I can not find a quote because the numbers are hidden.
But i am in an engineering school, i am in the top 10%, and it is true.
There was even a note from the ministry this year asking engineering school to stop the mandatory semester in a foreign university for all engineering student, to try to reduce the drain.
The truth is it is a lot more complicated than you make it sound.
There are some schools which are relatively young and focus on coding. Historically they were expensive (for French schools), even though one of them is now free thanks to the generosity of a French billionaire. They recruit students with different profiles than the traditional "Grandes Écoles" and they get much less recognition from French employers, especially large companies. Because of that, their top students may indeed be inclined to move abroad, where degrees matter less.
In the more generalist, traditional engineering Grandes Écoles, however, the phenomenon is a lot less prevalent. Some students do move abroad, but my experience is that it is not correlated to their competence. Those with propensity to found companies are more likely to go to the US, but that is mostly because the ecosystem there is like no other. On the other hand, you may have noticed that some large US companies (Google, Facebook...) have been opening research labs in Paris, while top French companies such as Criteo send their marketing department to the US but keep development in France. This is not only because talent is cheaper (others have already explained how low salaries for not mean low costs) but also because top technical talent doesn't necessarily want to emigrate. This is cliché, but Fabrice Bellard is still living in France, and Yann Le Cun moved back. :)
Which number is hidden ? Certainly not proportion of people working outside France (e.g. it took me 2 mins to find the one from my own former school, ~25 %).
I am dubious because as mentioned by hiq above, you would need to wait much more than 2 years to figure out who are the "best". Another reason I am dubious is that working in France or at least in a French company is still the best way to climb the hierarchy fast when you're coming from X/Central Paris/ Mines de Paris/Telecom/etc... except for a few specific fields (finance comes to mind).

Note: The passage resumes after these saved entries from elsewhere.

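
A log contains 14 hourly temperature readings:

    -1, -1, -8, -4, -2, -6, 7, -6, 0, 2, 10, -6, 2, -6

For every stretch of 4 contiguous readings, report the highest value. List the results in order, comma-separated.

Sliding a size-4 window across the 14 values:
(-1, -1, -8, -4) → max -1
(-1, -8, -4, -2) → max -1
(-8, -4, -2, -6) → max -2
(-4, -2, -6, 7) → max 7
(-2, -6, 7, -6) → max 7
(-6, 7, -6, 0) → max 7
(7, -6, 0, 2) → max 7
(-6, 0, 2, 10) → max 10
(0, 2, 10, -6) → max 10
(2, 10, -6, 2) → max 10
(10, -6, 2, -6) → max 10

-1, -1, -2, 7, 7, 7, 7, 10, 10, 10, 10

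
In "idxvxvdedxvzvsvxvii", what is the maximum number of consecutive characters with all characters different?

add i: [i] len 1
add d: [i, d] len 2
add x: [i, d, x] len 3
add v: [i, d, x, v] len 4
add x (repeat x, move left end past it): [v, x] len 2
add v (repeat v, move left end past it): [x, v] len 2
add d: [x, v, d] len 3
add e: [x, v, d, e] len 4
add d (repeat d, move left end past it): [e, d] len 2
add x: [e, d, x] len 3
add v: [e, d, x, v] len 4
add z: [e, d, x, v, z] len 5
add v (repeat v, move left end past it): [z, v] len 2
add s: [z, v, s] len 3
add v (repeat v, move left end past it): [s, v] len 2
add x: [s, v, x] len 3
add v (repeat v, move left end past it): [x, v] len 2
add i: [x, v, i] len 3
add i (repeat i, move left end past it): [i] len 1
Longest all-distinct length: 5.

5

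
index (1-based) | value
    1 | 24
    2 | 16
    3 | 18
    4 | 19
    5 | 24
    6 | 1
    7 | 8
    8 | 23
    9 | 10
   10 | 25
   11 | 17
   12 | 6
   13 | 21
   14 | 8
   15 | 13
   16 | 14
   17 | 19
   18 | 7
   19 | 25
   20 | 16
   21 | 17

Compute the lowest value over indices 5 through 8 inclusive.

Elements at indices 5..8: 24, 1, 8, 23
min(24, 1, 8, 23) = 1

1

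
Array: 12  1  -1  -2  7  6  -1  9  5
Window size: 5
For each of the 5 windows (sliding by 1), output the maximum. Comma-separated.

12, 7, 7, 9, 9

(12, 1, -1, -2, 7) → max 12
(1, -1, -2, 7, 6) → max 7
(-1, -2, 7, 6, -1) → max 7
(-2, 7, 6, -1, 9) → max 9
(7, 6, -1, 9, 5) → max 9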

> working in France or at least in a French company is still the best way to climb the hierarchy fast when you're coming from X/Central Paris/ Mines de Paris/Telecom/etc...
For those in those French "Ivy league" it makes sense to stay in a non-meritocracy / credentials based company then, but for all other engineering schools, it's a better deal to get a 6 figures salary job in the US, where it's much closer to a meritocracy than in traditional French companies.

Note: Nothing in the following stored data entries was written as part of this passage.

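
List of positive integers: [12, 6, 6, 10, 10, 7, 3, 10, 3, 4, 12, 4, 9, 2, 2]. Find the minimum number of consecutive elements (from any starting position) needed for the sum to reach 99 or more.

add 12: running sum 12 < 99
add 6: running sum 18 < 99
add 6: running sum 24 < 99
add 10: running sum 34 < 99
add 10: running sum 44 < 99
add 7: running sum 51 < 99
add 3: running sum 54 < 99
add 10: running sum 64 < 99
add 3: running sum 67 < 99
add 4: running sum 71 < 99
add 12: running sum 83 < 99
add 4: running sum 87 < 99
add 9: running sum 96 < 99
add 2: running sum 98 < 99
end 14: [12, 6, 6, 10, 10, 7, 3, 10, 3, 4, 12, 4, 9, 2, 2] sum 100, len 15
Shortest qualifying length: 15.

15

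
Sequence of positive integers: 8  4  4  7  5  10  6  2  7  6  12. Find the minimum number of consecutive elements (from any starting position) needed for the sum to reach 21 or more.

3

add 8: running sum 8 < 21
add 4: running sum 12 < 21
add 4: running sum 16 < 21
add 7: shortest ending here [8, 4, 4, 7] sum 23, len 4
add 5: shortest ending here [8, 4, 4, 7, 5] sum 28, len 5
add 10: shortest ending here [7, 5, 10] sum 22, len 3
add 6: shortest ending here [5, 10, 6] sum 21, len 3
add 2: shortest ending here [5, 10, 6, 2] sum 23, len 4
add 7: shortest ending here [10, 6, 2, 7] sum 25, len 4
add 6: shortest ending here [6, 2, 7, 6] sum 21, len 4
add 12: shortest ending here [7, 6, 12] sum 25, len 3
Shortest qualifying length: 3.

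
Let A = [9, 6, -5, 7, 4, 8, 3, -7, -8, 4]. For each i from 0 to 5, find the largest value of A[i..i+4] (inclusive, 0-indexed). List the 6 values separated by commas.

(9, 6, -5, 7, 4) → max 9
(6, -5, 7, 4, 8) → max 8
(-5, 7, 4, 8, 3) → max 8
(7, 4, 8, 3, -7) → max 8
(4, 8, 3, -7, -8) → max 8
(8, 3, -7, -8, 4) → max 8

9, 8, 8, 8, 8, 8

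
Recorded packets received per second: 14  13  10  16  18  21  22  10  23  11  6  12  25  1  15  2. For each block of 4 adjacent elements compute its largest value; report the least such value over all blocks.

[14, 13, 10, 16] → max 16
[13, 10, 16, 18] → max 18
[10, 16, 18, 21] → max 21
[16, 18, 21, 22] → max 22
[18, 21, 22, 10] → max 22
[21, 22, 10, 23] → max 23
[22, 10, 23, 11] → max 23
[10, 23, 11, 6] → max 23
[23, 11, 6, 12] → max 23
[11, 6, 12, 25] → max 25
[6, 12, 25, 1] → max 25
[12, 25, 1, 15] → max 25
[25, 1, 15, 2] → max 25
Least of these is 16.

16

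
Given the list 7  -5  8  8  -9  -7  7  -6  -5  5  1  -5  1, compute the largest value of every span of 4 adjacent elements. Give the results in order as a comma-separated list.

8, 8, 8, 8, 7, 7, 7, 5, 5, 5

(7, -5, 8, 8) → max 8
(-5, 8, 8, -9) → max 8
(8, 8, -9, -7) → max 8
(8, -9, -7, 7) → max 8
(-9, -7, 7, -6) → max 7
(-7, 7, -6, -5) → max 7
(7, -6, -5, 5) → max 7
(-6, -5, 5, 1) → max 5
(-5, 5, 1, -5) → max 5
(5, 1, -5, 1) → max 5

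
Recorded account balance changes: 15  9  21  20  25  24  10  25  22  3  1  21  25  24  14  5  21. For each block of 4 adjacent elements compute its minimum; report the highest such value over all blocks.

(15, 9, 21, 20) → min 9
(9, 21, 20, 25) → min 9
(21, 20, 25, 24) → min 20
(20, 25, 24, 10) → min 10
(25, 24, 10, 25) → min 10
(24, 10, 25, 22) → min 10
(10, 25, 22, 3) → min 3
(25, 22, 3, 1) → min 1
(22, 3, 1, 21) → min 1
(3, 1, 21, 25) → min 1
(1, 21, 25, 24) → min 1
(21, 25, 24, 14) → min 14
(25, 24, 14, 5) → min 5
(24, 14, 5, 21) → min 5
Highest of these is 20.

20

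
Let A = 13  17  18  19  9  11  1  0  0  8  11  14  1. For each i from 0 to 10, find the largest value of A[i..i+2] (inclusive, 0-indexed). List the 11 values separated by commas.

Sliding a size-3 window across the 13 values:
(13, 17, 18) → max 18
(17, 18, 19) → max 19
(18, 19, 9) → max 19
(19, 9, 11) → max 19
(9, 11, 1) → max 11
(11, 1, 0) → max 11
(1, 0, 0) → max 1
(0, 0, 8) → max 8
(0, 8, 11) → max 11
(8, 11, 14) → max 14
(11, 14, 1) → max 14

18, 19, 19, 19, 11, 11, 1, 8, 11, 14, 14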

In US tech you certainly see some Harvard, Stanford, mit graduates, but also a lot of non ivy league colleges with jobs such as software engineer, program manager, management, etc. One extreme example is Satya Nadella who got his MS from University of Wisconsin. Even if is undergrad degree was prestigious is India, it doesn't have the ivy League "power" similar to a X/Centrale/Mines in France or Harvard in the US in traditional jobs.
Agree, it makes sense for the ones who are from these schools AND have family/friend leverage to get right into a position of power they shouldn't get, out of school or soon. They guys definitely stay in France.

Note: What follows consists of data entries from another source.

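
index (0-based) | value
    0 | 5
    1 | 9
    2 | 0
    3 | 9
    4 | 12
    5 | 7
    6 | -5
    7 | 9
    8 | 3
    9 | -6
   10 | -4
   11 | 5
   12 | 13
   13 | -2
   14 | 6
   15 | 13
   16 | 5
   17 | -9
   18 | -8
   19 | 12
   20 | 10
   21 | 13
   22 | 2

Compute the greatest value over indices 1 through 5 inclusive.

Elements at indices 1..5: 9, 0, 9, 12, 7
max(9, 0, 9, 12, 7) = 12

12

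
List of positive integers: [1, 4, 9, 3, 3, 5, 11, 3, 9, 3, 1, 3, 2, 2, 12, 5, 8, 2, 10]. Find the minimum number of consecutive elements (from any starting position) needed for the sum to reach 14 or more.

Extend right; whenever the sum reaches 14, record the length and shrink from the left:
add 1: running sum 1 < 14
add 4: running sum 5 < 14
add 9: shortest ending here [1, 4, 9] sum 14, len 3
add 3: shortest ending here [4, 9, 3] sum 16, len 3
add 3: shortest ending here [9, 3, 3] sum 15, len 3
add 5: shortest ending here [9, 3, 3, 5] sum 20, len 4
add 11: shortest ending here [5, 11] sum 16, len 2
add 3: shortest ending here [11, 3] sum 14, len 2
add 9: shortest ending here [11, 3, 9] sum 23, len 3
add 3: shortest ending here [3, 9, 3] sum 15, len 3
add 1: shortest ending here [3, 9, 3, 1] sum 16, len 4
add 3: shortest ending here [9, 3, 1, 3] sum 16, len 4
add 2: shortest ending here [9, 3, 1, 3, 2] sum 18, len 5
add 2: shortest ending here [9, 3, 1, 3, 2, 2] sum 20, len 6
add 12: shortest ending here [2, 12] sum 14, len 2
add 5: shortest ending here [12, 5] sum 17, len 2
add 8: shortest ending here [12, 5, 8] sum 25, len 3
add 2: shortest ending here [5, 8, 2] sum 15, len 3
add 10: shortest ending here [8, 2, 10] sum 20, len 3
Shortest qualifying length: 2.

2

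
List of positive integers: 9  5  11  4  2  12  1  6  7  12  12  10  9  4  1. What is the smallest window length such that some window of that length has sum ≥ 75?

10

add 9: running sum 9 < 75
add 5: running sum 14 < 75
add 11: running sum 25 < 75
add 4: running sum 29 < 75
add 2: running sum 31 < 75
add 12: running sum 43 < 75
add 1: running sum 44 < 75
add 6: running sum 50 < 75
add 7: running sum 57 < 75
add 12: running sum 69 < 75
end 10: [9, 5, 11, 4, 2, 12, 1, 6, 7, 12, 12] sum 81, len 11
end 11: [11, 4, 2, 12, 1, 6, 7, 12, 12, 10] sum 77, len 10
end 12: [4, 2, 12, 1, 6, 7, 12, 12, 10, 9] sum 75, len 10
end 13: [2, 12, 1, 6, 7, 12, 12, 10, 9, 4] sum 75, len 10
end 14: [2, 12, 1, 6, 7, 12, 12, 10, 9, 4, 1] sum 76, len 11
Shortest qualifying length: 10.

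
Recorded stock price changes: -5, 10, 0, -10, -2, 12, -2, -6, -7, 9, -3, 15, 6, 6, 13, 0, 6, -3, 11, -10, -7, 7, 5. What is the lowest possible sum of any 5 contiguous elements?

-5 10 0 -10 -2 → sum -7
10 0 -10 -2 12 → sum 10
0 -10 -2 12 -2 → sum -2
-10 -2 12 -2 -6 → sum -8
-2 12 -2 -6 -7 → sum -5
12 -2 -6 -7 9 → sum 6
-2 -6 -7 9 -3 → sum -9
-6 -7 9 -3 15 → sum 8
-7 9 -3 15 6 → sum 20
9 -3 15 6 6 → sum 33
-3 15 6 6 13 → sum 37
15 6 6 13 0 → sum 40
6 6 13 0 6 → sum 31
6 13 0 6 -3 → sum 22
13 0 6 -3 11 → sum 27
0 6 -3 11 -10 → sum 4
6 -3 11 -10 -7 → sum -3
-3 11 -10 -7 7 → sum -2
11 -10 -7 7 5 → sum 6
Lowest of these is -9.

-9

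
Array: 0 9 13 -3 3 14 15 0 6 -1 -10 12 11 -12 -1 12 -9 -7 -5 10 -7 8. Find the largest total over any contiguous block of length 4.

35

(0, 9, 13, -3) → sum 19
(9, 13, -3, 3) → sum 22
(13, -3, 3, 14) → sum 27
(-3, 3, 14, 15) → sum 29
(3, 14, 15, 0) → sum 32
(14, 15, 0, 6) → sum 35
(15, 0, 6, -1) → sum 20
(0, 6, -1, -10) → sum -5
(6, -1, -10, 12) → sum 7
(-1, -10, 12, 11) → sum 12
(-10, 12, 11, -12) → sum 1
(12, 11, -12, -1) → sum 10
(11, -12, -1, 12) → sum 10
(-12, -1, 12, -9) → sum -10
(-1, 12, -9, -7) → sum -5
(12, -9, -7, -5) → sum -9
(-9, -7, -5, 10) → sum -11
(-7, -5, 10, -7) → sum -9
(-5, 10, -7, 8) → sum 6
Largest of these is 35.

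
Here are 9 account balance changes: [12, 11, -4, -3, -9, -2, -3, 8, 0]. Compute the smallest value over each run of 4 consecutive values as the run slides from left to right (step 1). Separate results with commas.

-4, -9, -9, -9, -9, -3

(12, 11, -4, -3) → min -4
(11, -4, -3, -9) → min -9
(-4, -3, -9, -2) → min -9
(-3, -9, -2, -3) → min -9
(-9, -2, -3, 8) → min -9
(-2, -3, 8, 0) → min -3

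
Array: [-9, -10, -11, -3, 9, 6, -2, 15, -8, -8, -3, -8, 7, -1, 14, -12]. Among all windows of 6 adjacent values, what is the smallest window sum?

-21

-9 -10 -11 -3 9 6 → sum -18
-10 -11 -3 9 6 -2 → sum -11
-11 -3 9 6 -2 15 → sum 14
-3 9 6 -2 15 -8 → sum 17
9 6 -2 15 -8 -8 → sum 12
6 -2 15 -8 -8 -3 → sum 0
-2 15 -8 -8 -3 -8 → sum -14
15 -8 -8 -3 -8 7 → sum -5
-8 -8 -3 -8 7 -1 → sum -21
-8 -3 -8 7 -1 14 → sum 1
-3 -8 7 -1 14 -12 → sum -3
Smallest of these is -21.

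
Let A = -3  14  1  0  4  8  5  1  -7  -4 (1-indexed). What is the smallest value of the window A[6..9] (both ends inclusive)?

Elements at indices 6..9: 8, 5, 1, -7
min(8, 5, 1, -7) = -7

-7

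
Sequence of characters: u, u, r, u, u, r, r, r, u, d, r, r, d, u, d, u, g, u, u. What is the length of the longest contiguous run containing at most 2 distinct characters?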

However, if you're from these schools but have nothing except your hard work to sell, you're better off in UK/USA (and your alumni network definitely extends there)... but you're likely a Parisian with friends/family/housing in Paris, so there are strong incentives to stay in the place you already are. Your school name alone will afford you a career decent enough for little effort.
For someone from any other school who ain't Parisian, there is no incentive to emigrate to Paris. The opportunities are much better in the UK/USA to the point of insanity, and it may even be easier logistically (it was for me).
For an European. Why the hell would he go to Paris? It's not even worth if for French people who ain't already in Paris.